2
votes

I know joins can be performed using the dsl api. We need to use the processor api for various reasons.

How would one implement joining to streams using the processor api. Some ideas I had but dont think they are right.

  1. One processor with multiple source topics. Base Object for the process interface and then cast to correct type inside process method.

  2. Two Processors each with their own source topic. Each processor gets read only access to the other processors state store (if that is possible).

Any ideas - I did find the join implementation in KStreamImpl but am having trouble following. Perhaps an explantation on how the dsl does it?

1

1 Answers

5
votes

Both implementations you suggest are possible.
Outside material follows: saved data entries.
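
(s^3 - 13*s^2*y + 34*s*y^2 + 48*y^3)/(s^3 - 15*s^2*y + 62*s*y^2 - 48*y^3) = (-s - y)/(-s + y)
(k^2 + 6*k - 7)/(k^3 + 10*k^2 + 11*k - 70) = (k - 1)/(k^2 + 3*k - 10)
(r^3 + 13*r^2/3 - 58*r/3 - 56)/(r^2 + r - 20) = (r^2 + 25*r/3 + 14)/(r + 5)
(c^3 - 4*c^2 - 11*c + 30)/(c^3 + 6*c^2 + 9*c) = (c^2 - 7*c + 10)/(c*(c + 3))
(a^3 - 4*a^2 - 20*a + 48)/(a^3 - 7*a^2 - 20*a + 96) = (a^2 - 8*a + 12)/(a^2 - 11*a + 24)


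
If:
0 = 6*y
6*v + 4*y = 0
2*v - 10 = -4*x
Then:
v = 0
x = 5/2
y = 0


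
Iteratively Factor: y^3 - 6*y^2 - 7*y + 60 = (y - 4)*(y^2 - 2*y - 15) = (y - 5)*(y - 4)*(y + 3)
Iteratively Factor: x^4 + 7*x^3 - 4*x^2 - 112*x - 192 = (x + 4)*(x^3 + 3*x^2 - 16*x - 48) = (x - 4)*(x + 4)*(x^2 + 7*x + 12) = (x - 4)*(x + 4)^2*(x + 3)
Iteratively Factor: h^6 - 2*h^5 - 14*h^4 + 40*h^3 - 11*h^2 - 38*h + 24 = (h - 1)*(h^5 - h^4 - 15*h^3 + 25*h^2 + 14*h - 24) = (h - 2)*(h - 1)*(h^4 + h^3 - 13*h^2 - h + 12) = (h - 2)*(h - 1)*(h + 1)*(h^3 - 13*h + 12) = (h - 2)*(h - 1)*(h + 1)*(h + 4)*(h^2 - 4*h + 3) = (h - 3)*(h - 2)*(h - 1)*(h + 1)*(h + 4)*(h - 1)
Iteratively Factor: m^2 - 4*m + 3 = (m - 1)*(m - 3)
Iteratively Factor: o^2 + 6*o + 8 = (o + 2)*(o + 4)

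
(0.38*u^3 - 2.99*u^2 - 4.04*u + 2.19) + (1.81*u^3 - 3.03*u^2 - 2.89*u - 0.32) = 2.19*u^3 - 6.02*u^2 - 6.93*u + 1.87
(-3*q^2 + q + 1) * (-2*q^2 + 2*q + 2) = 6*q^4 - 8*q^3 - 6*q^2 + 4*q + 2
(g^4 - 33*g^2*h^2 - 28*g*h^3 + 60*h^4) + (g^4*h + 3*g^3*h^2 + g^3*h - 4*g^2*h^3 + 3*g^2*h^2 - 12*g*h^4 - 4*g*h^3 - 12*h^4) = g^4*h + g^4 + 3*g^3*h^2 + g^3*h - 4*g^2*h^3 - 30*g^2*h^2 - 12*g*h^4 - 32*g*h^3 + 48*h^4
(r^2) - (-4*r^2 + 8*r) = 5*r^2 - 8*r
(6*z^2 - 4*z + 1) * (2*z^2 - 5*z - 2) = 12*z^4 - 38*z^3 + 10*z^2 + 3*z - 2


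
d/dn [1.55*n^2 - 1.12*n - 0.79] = 3.1*n - 1.12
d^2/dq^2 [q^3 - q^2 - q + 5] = 6*q - 2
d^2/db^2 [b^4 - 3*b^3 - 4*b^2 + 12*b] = 12*b^2 - 18*b - 8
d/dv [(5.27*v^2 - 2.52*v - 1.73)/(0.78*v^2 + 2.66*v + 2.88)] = (15.9838*v^2 + 33.054*v - 2.6558)/(0.6084*v^4 + 4.1496*v^3 + 11.5684*v^2 + 15.3216*v + 8.2944)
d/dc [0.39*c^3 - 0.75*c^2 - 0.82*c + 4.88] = 1.17*c^2 - 1.5*c - 0.82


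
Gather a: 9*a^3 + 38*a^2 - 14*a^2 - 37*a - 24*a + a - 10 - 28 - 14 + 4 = 9*a^3 + 24*a^2 - 60*a - 48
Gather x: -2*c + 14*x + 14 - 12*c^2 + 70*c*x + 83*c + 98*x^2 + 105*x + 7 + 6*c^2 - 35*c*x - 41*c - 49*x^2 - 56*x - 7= -6*c^2 + 40*c + 49*x^2 + x*(35*c + 63) + 14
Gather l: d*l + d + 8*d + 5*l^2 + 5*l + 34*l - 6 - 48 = 9*d + 5*l^2 + l*(d + 39) - 54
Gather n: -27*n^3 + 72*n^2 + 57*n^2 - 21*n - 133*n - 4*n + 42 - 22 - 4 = -27*n^3 + 129*n^2 - 158*n + 16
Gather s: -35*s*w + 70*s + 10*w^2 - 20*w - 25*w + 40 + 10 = s*(70 - 35*w) + 10*w^2 - 45*w + 50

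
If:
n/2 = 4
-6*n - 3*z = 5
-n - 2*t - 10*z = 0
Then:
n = 8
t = 253/3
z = -53/3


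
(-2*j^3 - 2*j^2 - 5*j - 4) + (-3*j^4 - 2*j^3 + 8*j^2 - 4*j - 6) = -3*j^4 - 4*j^3 + 6*j^2 - 9*j - 10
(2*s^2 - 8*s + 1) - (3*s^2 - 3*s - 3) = -s^2 - 5*s + 4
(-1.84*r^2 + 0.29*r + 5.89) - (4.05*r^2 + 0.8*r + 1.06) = -5.89*r^2 - 0.51*r + 4.83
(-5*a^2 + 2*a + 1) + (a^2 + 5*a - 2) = -4*a^2 + 7*a - 1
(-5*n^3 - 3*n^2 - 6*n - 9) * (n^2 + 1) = -5*n^5 - 3*n^4 - 11*n^3 - 12*n^2 - 6*n - 9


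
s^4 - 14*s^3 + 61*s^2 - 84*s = s*(s - 7)*(s - 4)*(s - 3)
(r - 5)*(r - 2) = r^2 - 7*r + 10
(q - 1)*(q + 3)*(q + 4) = q^3 + 6*q^2 + 5*q - 12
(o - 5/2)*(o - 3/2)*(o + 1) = o^3 - 3*o^2 - o/4 + 15/4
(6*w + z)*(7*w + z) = 42*w^2 + 13*w*z + z^2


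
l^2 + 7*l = l*(l + 7)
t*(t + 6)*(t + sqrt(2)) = t^3 + sqrt(2)*t^2 + 6*t^2 + 6*sqrt(2)*t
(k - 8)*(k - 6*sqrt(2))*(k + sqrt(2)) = k^3 - 8*k^2 - 5*sqrt(2)*k^2 - 12*k + 40*sqrt(2)*k + 96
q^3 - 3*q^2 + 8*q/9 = q*(q - 8/3)*(q - 1/3)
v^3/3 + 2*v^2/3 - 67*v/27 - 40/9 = (v/3 + 1)*(v - 8/3)*(v + 5/3)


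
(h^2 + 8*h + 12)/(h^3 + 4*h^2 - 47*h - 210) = (h + 2)/(h^2 - 2*h - 35)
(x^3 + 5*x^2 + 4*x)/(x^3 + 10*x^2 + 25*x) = (x^2 + 5*x + 4)/(x^2 + 10*x + 25)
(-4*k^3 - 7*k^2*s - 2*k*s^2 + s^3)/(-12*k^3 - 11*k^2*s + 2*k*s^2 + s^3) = (-4*k^2 - 3*k*s + s^2)/(-12*k^2 + k*s + s^2)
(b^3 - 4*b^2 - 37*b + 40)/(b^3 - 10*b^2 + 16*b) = (b^2 + 4*b - 5)/(b*(b - 2))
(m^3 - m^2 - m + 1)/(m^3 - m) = (m - 1)/m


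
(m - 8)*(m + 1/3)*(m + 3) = m^3 - 14*m^2/3 - 77*m/3 - 8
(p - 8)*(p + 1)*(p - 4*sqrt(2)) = p^3 - 7*p^2 - 4*sqrt(2)*p^2 - 8*p + 28*sqrt(2)*p + 32*sqrt(2)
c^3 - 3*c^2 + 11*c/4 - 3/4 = (c - 3/2)*(c - 1)*(c - 1/2)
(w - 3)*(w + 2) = w^2 - w - 6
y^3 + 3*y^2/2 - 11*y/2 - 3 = (y - 2)*(y + 1/2)*(y + 3)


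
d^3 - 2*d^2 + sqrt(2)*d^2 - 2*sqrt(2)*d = d*(d - 2)*(d + sqrt(2))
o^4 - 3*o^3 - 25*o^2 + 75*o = o*(o - 5)*(o - 3)*(o + 5)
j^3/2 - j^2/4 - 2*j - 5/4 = (j/2 + 1/2)*(j - 5/2)*(j + 1)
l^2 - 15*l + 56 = (l - 8)*(l - 7)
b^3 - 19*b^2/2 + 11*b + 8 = (b - 8)*(b - 2)*(b + 1/2)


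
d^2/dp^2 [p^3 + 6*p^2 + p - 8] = 6*p + 12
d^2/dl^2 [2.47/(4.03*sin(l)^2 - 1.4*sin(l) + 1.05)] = (-160.460092*sin(l)^4 + 41.80722*sin(l)^3 + 277.656158*sin(l)^2 - 87.24534*sin(l) - 11.22121)/(4.03*sin(l)^2 - 1.4*sin(l) + 1.05)^3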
Kafka Stream itself uses 5 processor to implement stream-stream join:

source1 ---> "state maintainer 1" --> "joiner 1" ----+
                      |                   |          |
                   updates          "join lookups"   |
                      |                   |          +-----+
                      |            +------+                |
                      v            |                       v
                  "state 1" <------|------+             "merger" -->
                                   |      |                ^
                  "state 2" <------+      |                |
                      ^                   |          +-----+
                      |                   |          |
                   updates          "join lookups"   |
                      |                   |          |
source2 ---> "state maintainer 2" --> "joiner 2" ----+

Left and right pipeline are symmetric. Both have a "state maintainer" and "joiner" Processor. "State maintainer" has write access to the state. "Joiner" as read access to the other state. As a last step, both join result streams are merged together.